According to a new study published in the journal Science, over the past four decades, more than 450 butterfly species have declined at an average rate of nearly 2 percent a year. The monarch butterfly has been decreasing towards extinction due to landscape-scale threats from pesticides, development and global climate change. Over the last 20 years, monarch populations have fallen by more than 80 percent. The U.S. Geological Survey estimates that there is nearly a 60 percent chance the monarch’s spectacular, multigenerational migration in the eastern half of the country could completely collapse within the next 20 years. More alarmingly, the western population that winters in California has collapsed by nearly 99.4 percent, and could disappear in a few short years.

The City of Washington has taken a strong stand in defense of native pollinators.

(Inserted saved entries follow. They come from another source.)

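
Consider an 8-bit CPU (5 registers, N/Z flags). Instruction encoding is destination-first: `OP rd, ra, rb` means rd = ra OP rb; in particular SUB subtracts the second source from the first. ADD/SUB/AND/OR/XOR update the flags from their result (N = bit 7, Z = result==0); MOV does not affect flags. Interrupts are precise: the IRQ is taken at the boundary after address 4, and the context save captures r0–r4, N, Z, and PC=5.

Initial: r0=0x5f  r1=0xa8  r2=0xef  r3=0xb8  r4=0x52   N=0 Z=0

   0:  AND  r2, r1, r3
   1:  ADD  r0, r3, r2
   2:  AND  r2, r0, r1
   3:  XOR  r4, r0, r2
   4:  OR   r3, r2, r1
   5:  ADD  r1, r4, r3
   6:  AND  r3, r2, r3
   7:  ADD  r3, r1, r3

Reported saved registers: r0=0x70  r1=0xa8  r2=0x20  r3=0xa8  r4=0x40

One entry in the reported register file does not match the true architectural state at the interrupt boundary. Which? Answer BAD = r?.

after  0: r0=0x5f r1=0xa8 r2=0xa8 r3=0xb8 r4=0x52  N=1 Z=0
after  1: r0=0x60 r1=0xa8 r2=0xa8 r3=0xb8 r4=0x52  N=0 Z=0
after  2: r0=0x60 r1=0xa8 r2=0x20 r3=0xb8 r4=0x52  N=0 Z=0
after  3: r0=0x60 r1=0xa8 r2=0x20 r3=0xb8 r4=0x40  N=0 Z=0
after  4: r0=0x60 r1=0xa8 r2=0x20 r3=0xa8 r4=0x40  N=1 Z=0
-- IRQ taken; context saved, return-PC = 5 --
mismatch: r0: reported 0x70 vs actual 0x60

BAD = r0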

On June 20, 2014, President Obama issued the Presidential Memorandum “Creating a Federal Strategy to Promote the Health of Honeybees and Other Pollinators,” which required the District to create pollinator protection plans to specifically address issues facing pollinators at the local level.

In 2016, the District of Columbia had the distinction of being proclaimed a Bee City USA, thanks to the creation of a pollinator protection plan implemented by the Department of Energy & Environment (DOEE). The District is home to an active beekeeping community with several hundred hives and is home to some 130 species of native bees and nearly 100 species of butterflies.

Initiatives such as this one represent a major step towards the protection of biotic pollinating agents, considering that due to the high degree of agricultural intensification in rural areas, the impact of pesticides on fauna is threatening the survival of many insectivorous and small species. Cities often serve as “islands” of protection for these endemic species.